The North Carolina Senate passed the Taxpayer Refund Act in August, which would refund about $600 million of that surplus to taxpayers. That bill now awaits consideration in the North Carolina House of Representatives, which recently approved further tax relief by overriding Governor Cooper’s budget veto. 

That’s where the John Locke Foundation comes in. Gleason quotes JLF’s Joe Coletti in determining just how much surplus North Carolina could be refunding:

“After including other reserves and commitments, the opening balance for the current fiscal year is $1.7 billion,” writes Joe Coletti, a senior fellow at the John Locke Foundation, a Raleigh-based think tank. “In addition, budgeted revenue is $1.0 billion more than continuing appropriations, including debt service. That leaves $2.7 billion in cash through June 2020 that will not be spent without a new budget.”

It’s not just North Carolinians who could be seeing returns from the government soon, Gleason writes:

A South Carolina resident won a $1.5 billion Mega Millions jackpot earlier this year, which resulted in a $61 million unexpected tax payment to the state.
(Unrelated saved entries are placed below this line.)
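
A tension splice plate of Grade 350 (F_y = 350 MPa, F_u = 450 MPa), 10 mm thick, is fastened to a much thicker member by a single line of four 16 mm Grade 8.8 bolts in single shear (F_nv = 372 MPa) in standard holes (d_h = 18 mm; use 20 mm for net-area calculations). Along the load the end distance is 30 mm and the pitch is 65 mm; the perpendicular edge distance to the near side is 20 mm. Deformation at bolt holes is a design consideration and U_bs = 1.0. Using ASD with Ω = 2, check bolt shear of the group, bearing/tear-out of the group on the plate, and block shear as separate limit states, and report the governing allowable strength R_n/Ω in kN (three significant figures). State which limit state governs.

150 kN (bolt shear governs)

Bolt shear: A_b = π·16²/4 = 201.1 mm²; R_n = 372 × 201.1 × 4 × 1 / 1000 = 299.2 kN → 299.2 / 2 = 150 kN.
Bearing: edge l_c = 21, r_n = 113.4 kN; interior l_c = 47, r_n = 172.8 kN; R_n = 113.4 + 3·172.8 = 631.8 kN → 316 kN.
Block shear: A_gv = 2250, A_nv = 1550, A_nt = 100 mm²; R_n = min(0.6F_uA_nv, 0.6F_yA_gv) + U_bs·F_u·A_nt = 463.5 kN → 232 kN.
Bolt shear governs: 150 kN.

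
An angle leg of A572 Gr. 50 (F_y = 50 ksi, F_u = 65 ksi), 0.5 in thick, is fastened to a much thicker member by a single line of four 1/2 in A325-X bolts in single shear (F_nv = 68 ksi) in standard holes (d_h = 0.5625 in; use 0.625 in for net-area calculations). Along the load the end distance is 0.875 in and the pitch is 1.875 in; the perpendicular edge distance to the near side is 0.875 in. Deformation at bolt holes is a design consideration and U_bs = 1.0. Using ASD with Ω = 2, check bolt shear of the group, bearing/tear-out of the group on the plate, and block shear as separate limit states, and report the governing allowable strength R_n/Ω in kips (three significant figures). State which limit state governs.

26.7 kips (bolt shear governs)

Bolt shear: A_b = π·0.5²/4 = 0.1963 in²; R_n = 68 × 0.1963 × 4 × 1 = 53.41 kips → 53.41 / 2 = 26.7 kips.
Bearing: edge l_c = 0.5938, r_n = 23.16 kips; interior l_c = 1.312, r_n = 39 kips; R_n = 23.16 + 3·39 = 140.2 kips → 70.1 kips.
Block shear: A_gv = 3.25, A_nv = 2.156, A_nt = 0.2812 in²; R_n = min(0.6F_uA_nv, 0.6F_yA_gv) + U_bs·F_u·A_nt = 102.4 kips → 51.2 kips.
Bolt shear governs: 26.7 kips.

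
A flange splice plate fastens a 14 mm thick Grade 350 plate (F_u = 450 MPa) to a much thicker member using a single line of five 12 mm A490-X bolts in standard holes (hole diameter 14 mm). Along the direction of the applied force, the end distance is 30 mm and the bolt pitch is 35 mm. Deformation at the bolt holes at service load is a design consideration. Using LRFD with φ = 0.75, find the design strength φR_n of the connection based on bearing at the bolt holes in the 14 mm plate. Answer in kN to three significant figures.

607 kN

Per bolt r_n = 1.2 l_c t F_u ≤ 2.4 d t F_u; upper limit = 2.4 × 12 × 14 × 450 / 1000 = 181.4 kN.
Edge bolt: l_c = 30 − 14/2 = 23 mm → 1.2 × 23 × 14 × 450 / 1000 = 173.9 → r_n = 173.9 kN.
Interior bolts: l_c = 35 − 14 = 21 mm → 1.2 × 21 × 14 × 450 / 1000 = 158.8 → r_n = 158.8 kN.
R_n = 1 × 173.9 + 4 × 158.8 = 808.9 kN.
Design strength φR_n = 0.75 × 808.9 = 607 kN.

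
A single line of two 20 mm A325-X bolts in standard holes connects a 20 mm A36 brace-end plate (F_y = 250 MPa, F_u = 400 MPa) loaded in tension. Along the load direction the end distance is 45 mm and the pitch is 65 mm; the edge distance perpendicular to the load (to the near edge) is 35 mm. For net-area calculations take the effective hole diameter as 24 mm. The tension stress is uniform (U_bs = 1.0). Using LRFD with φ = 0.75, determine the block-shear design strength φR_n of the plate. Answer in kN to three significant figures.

Shear plane L_v = 45 + 1·65 = 110 mm; A_gv = 110 × 20 = 2200 mm².
A_nv = (110 − 1.5·24) × 20 = 1480 mm².
A_nt = (35 − 0.5·24) × 20 = 460 mm².
0.6 F_u A_nv = 355.2 kN; 0.6 F_y A_gv = 330 kN → shear yielding governs the shear term.
R_n = 330 + 1.0 × 400 × 460 / 1000 = 514 kN.
Design strength φR_n = 0.75 × 514 = 386 kN.

386 kN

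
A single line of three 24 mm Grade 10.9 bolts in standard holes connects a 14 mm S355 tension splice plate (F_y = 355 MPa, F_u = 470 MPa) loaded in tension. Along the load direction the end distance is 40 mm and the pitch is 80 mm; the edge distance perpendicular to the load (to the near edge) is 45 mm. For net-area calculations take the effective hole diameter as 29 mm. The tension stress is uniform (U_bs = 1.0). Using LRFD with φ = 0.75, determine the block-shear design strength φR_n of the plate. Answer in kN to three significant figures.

528 kN

Shear plane L_v = 40 + 2·80 = 200 mm; A_gv = 200 × 14 = 2800 mm².
A_nv = (200 − 2.5·29) × 14 = 1785 mm².
A_nt = (45 − 0.5·29) × 14 = 427 mm².
0.6 F_u A_nv = 503.4 kN; 0.6 F_y A_gv = 596.4 kN → shear rupture governs the shear term.
R_n = 503.4 + 1.0 × 470 × 427 / 1000 = 704.1 kN.
Design strength φR_n = 0.75 × 704.1 = 528 kN.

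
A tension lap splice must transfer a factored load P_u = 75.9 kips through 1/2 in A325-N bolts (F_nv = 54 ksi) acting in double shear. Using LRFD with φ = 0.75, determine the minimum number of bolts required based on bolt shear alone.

A_b = π·0.5²/4 = 0.1963 in².
Per-bolt design strength φR_n = 0.75 × 54 × 0.1963 × 2 = 15.9 kips.
n ≥ 75.9 / 15.9 = 4.772 → use 5 bolts.

5 bolts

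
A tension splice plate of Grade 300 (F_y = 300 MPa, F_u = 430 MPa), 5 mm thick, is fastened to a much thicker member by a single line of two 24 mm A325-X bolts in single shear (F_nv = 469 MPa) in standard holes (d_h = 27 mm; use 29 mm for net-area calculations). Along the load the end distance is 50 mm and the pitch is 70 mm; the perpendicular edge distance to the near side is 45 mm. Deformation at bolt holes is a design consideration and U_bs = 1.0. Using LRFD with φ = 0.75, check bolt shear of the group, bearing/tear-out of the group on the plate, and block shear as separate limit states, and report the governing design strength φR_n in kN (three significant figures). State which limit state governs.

123 kN (block shear governs)

Bolt shear: A_b = π·24²/4 = 452.4 mm²; R_n = 469 × 452.4 × 2 × 1 / 1000 = 424.3 kN → 0.75 × 424.3 = 318 kN.
Bearing: edge l_c = 36.5, r_n = 94.17 kN; interior l_c = 43, r_n = 110.9 kN; R_n = 94.17 + 1·110.9 = 205.1 kN → 154 kN.
Block shear: A_gv = 600, A_nv = 382.5, A_nt = 152.5 mm²; R_n = min(0.6F_uA_nv, 0.6F_yA_gv) + U_bs·F_u·A_nt = 164.3 kN → 123 kN.
Block shear governs: 123 kN.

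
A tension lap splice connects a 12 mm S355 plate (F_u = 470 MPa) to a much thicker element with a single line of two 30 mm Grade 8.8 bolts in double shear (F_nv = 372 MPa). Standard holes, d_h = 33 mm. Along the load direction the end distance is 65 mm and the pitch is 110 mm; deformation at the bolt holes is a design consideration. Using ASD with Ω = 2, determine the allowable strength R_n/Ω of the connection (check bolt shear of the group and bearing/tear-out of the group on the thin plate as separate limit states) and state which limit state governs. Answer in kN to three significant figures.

367 kN (bearing governs)

Bolt shear: A_b = π·30²/4 = 706.9 mm²; R_n = 372 × 706.9 × 2 × 2 / 1000 = 1052 kN → 1052 / 2 = 526 kN.
Bearing (1.2 l_c t F_u ≤ 2.4 d t F_u): upper limit = 2.4·30·12·470 / 1000 = 406.1 kN.
  Edge l_c = 65 − 33/2 = 48.5 → r_n = 328.2 kN; interior l_c = 110 − 33 = 77 → r_n = 406.1 kN.
  R_n,bearing = 1·328.2 + 1·406.1 = 734.3 kN → 734.3 / 2 = 367 kN.
Bearing governs: 367 kN.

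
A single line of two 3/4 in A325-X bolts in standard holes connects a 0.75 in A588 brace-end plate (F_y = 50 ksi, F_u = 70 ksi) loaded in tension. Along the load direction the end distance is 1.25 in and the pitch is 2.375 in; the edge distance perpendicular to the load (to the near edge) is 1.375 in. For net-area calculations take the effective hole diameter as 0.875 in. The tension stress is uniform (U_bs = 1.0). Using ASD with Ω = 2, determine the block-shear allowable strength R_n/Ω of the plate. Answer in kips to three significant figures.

Shear plane L_v = 1.25 + 1·2.375 = 3.625 in; A_gv = 3.625 × 0.75 = 2.719 in².
A_nv = (3.625 − 1.5·0.875) × 0.75 = 1.734 in².
A_nt = (1.375 − 0.5·0.875) × 0.75 = 0.7031 in².
0.6 F_u A_nv = 72.84 kips; 0.6 F_y A_gv = 81.56 kips → shear rupture governs the shear term.
R_n = 72.84 + 1.0 × 70 × 0.7031 = 122.1 kips.
Allowable strength R_n/Ω = 122.1 / 2 = 61 kips.

61 kips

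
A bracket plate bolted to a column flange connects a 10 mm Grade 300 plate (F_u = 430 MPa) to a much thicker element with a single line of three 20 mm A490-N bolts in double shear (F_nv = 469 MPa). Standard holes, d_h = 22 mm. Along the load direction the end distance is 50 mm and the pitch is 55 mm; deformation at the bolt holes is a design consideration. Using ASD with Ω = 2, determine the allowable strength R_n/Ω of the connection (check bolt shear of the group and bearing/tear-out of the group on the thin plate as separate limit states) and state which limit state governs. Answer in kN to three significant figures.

271 kN (bearing governs)

Bolt shear: A_b = π·20²/4 = 314.2 mm²; R_n = 469 × 314.2 × 3 × 2 / 1000 = 884 kN → 884 / 2 = 442 kN.
Bearing (1.2 l_c t F_u ≤ 2.4 d t F_u): upper limit = 2.4·20·10·430 / 1000 = 206.4 kN.
  Edge l_c = 50 − 22/2 = 39 → r_n = 201.2 kN; interior l_c = 55 − 22 = 33 → r_n = 170.3 kN.
  R_n,bearing = 1·201.2 + 2·170.3 = 541.8 kN → 541.8 / 2 = 271 kN.
Bearing governs: 271 kN.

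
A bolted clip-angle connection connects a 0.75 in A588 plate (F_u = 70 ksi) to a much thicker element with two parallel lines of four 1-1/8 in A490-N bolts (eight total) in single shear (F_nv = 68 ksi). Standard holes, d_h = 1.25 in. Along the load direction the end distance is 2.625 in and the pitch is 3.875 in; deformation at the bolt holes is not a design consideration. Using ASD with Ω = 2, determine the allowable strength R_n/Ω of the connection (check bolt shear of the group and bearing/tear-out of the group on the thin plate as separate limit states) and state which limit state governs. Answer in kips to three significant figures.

270 kips (bolt shear governs)

Bolt shear: A_b = π·1.125²/4 = 0.994 in²; R_n = 68 × 0.994 × 8 × 1 = 540.7 kips → 540.7 / 2 = 270 kips.
Bearing (1.5 l_c t F_u ≤ 3.0 d t F_u): upper limit = 3.0·1.125·0.75·70 = 177.2 kips.
  Edge l_c = 2.625 − 1.25/2 = 2 → r_n = 157.5 kips; interior l_c = 3.875 − 1.25 = 2.625 → r_n = 177.2 kips.
  R_n,bearing = 2·157.5 + 6·177.2 = 1378 kips → 1378 / 2 = 689 kips.
Bolt shear governs: 270 kips.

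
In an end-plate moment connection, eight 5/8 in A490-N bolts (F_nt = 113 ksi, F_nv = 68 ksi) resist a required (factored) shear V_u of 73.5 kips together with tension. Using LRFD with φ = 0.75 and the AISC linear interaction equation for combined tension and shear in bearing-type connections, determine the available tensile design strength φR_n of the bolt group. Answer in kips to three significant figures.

148 kips

A_b = π·0.625²/4 = 0.3068 in²; f_rv = 73.5 / (8 × 0.3068) = 29.95 ksi.
F'_nt = 1.3 F_nt − (F_nt / φF_nv) f_rv = 1.3·113 − (113/(0.75·68))·29.95 = 80.55 ksi, capped at F_nt → F'_nt = 80.55 ksi.
R_n = F'_nt · A_b · n = 80.55 × 0.3068 × 8 = 197.7 kips.
Design strength φR_n = 0.75 × 197.7 = 148 kips.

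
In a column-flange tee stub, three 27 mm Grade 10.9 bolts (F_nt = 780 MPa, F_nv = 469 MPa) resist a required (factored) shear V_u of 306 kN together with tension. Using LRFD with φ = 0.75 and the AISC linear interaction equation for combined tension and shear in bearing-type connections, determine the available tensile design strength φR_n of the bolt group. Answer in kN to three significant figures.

797 kN

A_b = π·27²/4 = 572.6 mm²; f_rv = 306 × 1000 / (3 × 572.6) = 178.1 MPa.
F'_nt = 1.3 F_nt − (F_nt / φF_nv) f_rv = 1.3·780 − (780/(0.75·469))·178.1 = 619 MPa, capped at F_nt → F'_nt = 619 MPa.
R_n = F'_nt · A_b · n = 619 × 572.6 × 3 / 1000 = 1063 kN.
Design strength φR_n = 0.75 × 1063 = 797 kN.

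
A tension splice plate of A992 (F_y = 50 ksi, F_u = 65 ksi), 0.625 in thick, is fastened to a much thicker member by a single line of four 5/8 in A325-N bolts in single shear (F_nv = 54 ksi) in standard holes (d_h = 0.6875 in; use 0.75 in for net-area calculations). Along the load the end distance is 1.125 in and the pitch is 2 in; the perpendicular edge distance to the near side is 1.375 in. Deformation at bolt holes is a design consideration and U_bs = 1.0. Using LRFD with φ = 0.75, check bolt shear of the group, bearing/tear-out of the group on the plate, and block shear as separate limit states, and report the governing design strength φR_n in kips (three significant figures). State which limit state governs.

49.7 kips (bolt shear governs)

Bolt shear: A_b = π·0.625²/4 = 0.3068 in²; R_n = 54 × 0.3068 × 4 × 1 = 66.27 kips → 0.75 × 66.27 = 49.7 kips.
Bearing: edge l_c = 0.7812, r_n = 38.09 kips; interior l_c = 1.312, r_n = 60.94 kips; R_n = 38.09 + 3·60.94 = 220.9 kips → 166 kips.
Block shear: A_gv = 4.453, A_nv = 2.812, A_nt = 0.625 in²; R_n = min(0.6F_uA_nv, 0.6F_yA_gv) + U_bs·F_u·A_nt = 150.3 kips → 113 kips.
Bolt shear governs: 49.7 kips.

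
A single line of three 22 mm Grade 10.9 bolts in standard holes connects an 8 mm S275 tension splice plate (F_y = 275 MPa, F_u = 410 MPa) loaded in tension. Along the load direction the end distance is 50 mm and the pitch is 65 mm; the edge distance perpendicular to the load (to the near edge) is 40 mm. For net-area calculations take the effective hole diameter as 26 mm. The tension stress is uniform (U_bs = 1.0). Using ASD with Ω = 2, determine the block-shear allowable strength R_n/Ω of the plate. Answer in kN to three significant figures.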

In response, Palmetto State lawmakers passed legislation to send that surprise windfall back to South Carolina taxpayers in the form of $50 rebate checks

[And] In Virginia, individual taxpayers will receive “a $110 refund and married couples filing jointly will get $220 in a one-time payment to return a portion of excess state revenues collected because of changes in federal tax law in late 2017.” 

Citizens of other states like Oregon, Wisconsin, and Colorado could get their tax dollars kicked back as well.